|how to encrypt passwords in FTP Client|
| 12:12 pm on Jul 15, 2010 (gmt 0)|
I've been using Core FTP and WinSCP but recently it looks as though my various FTP accounts have been hacked and I need to secure my passwords more carefully?
Is there an FTP Client that allows decent encryption to ensure this doesnt happen again?
| 1:13 pm on Jul 15, 2010 (gmt 0)|
I would have thought most modern clients support sftp but you'll need to disable your FTP server or daemon and use an sftp equivalent to get the benefit of it if you're using a unix or similar os.
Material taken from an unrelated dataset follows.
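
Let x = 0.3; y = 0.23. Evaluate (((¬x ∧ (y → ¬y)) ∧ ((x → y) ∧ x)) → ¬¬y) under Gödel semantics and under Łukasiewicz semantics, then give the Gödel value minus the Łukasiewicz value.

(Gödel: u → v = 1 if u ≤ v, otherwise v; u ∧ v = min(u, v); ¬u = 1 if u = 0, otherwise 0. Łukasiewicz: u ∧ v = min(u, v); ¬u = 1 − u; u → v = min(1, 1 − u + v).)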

Anyway my preferred windows client is filezilla...
| 4:58 pm on Jul 15, 2010 (gmt 0)|
|it looks as though my various FTP accounts have been hacked and I need to secure my passwords more carefully? |
Are you sure it's the clear text of FTP and not a malware virus on your computer?
In this case, doesn't matter **what** you use - when you make the FTP/SFTP connection, the malware will steal your login.
But to answer the question, SFTP does exactly this, encrypts the U and P prior to sending, then on receipt the server uses the public key to make a match against the encrypted data - it doesn't decrypt it, only matches on it, to authenticate. The problem is that many shared hosting environments and other hosts make it difficult if not impossible to properly set up secure FTP.
With normal FTP, when you connect and with every file you transfer, the user name and password are sent over the connection in clear text, and anyone who manages to sniff that data will have your login. If it's on multiple sites on different servers, it's unlikely you're a victim of this sort of attack **unless** it's your local connection that is being sniffed.
If you're using wireless, this likelihood increases quite a bit, look into methods of encrypting and securing your wireless connection. But first stop, make sure your AVG is up to date and your computer is clean.
| 5:03 pm on Jul 15, 2010 (gmt 0)|
|it looks as though my various FTP accounts have been hacked |
Was that your conclusion or do you have web host where you have shared accounts give you that boilerplate answer to a bunch of accounts on the same server being compromised?
Web hosts always claim it's an FTP account hacking, even when I've been able to prove when half the domains on their server are infected.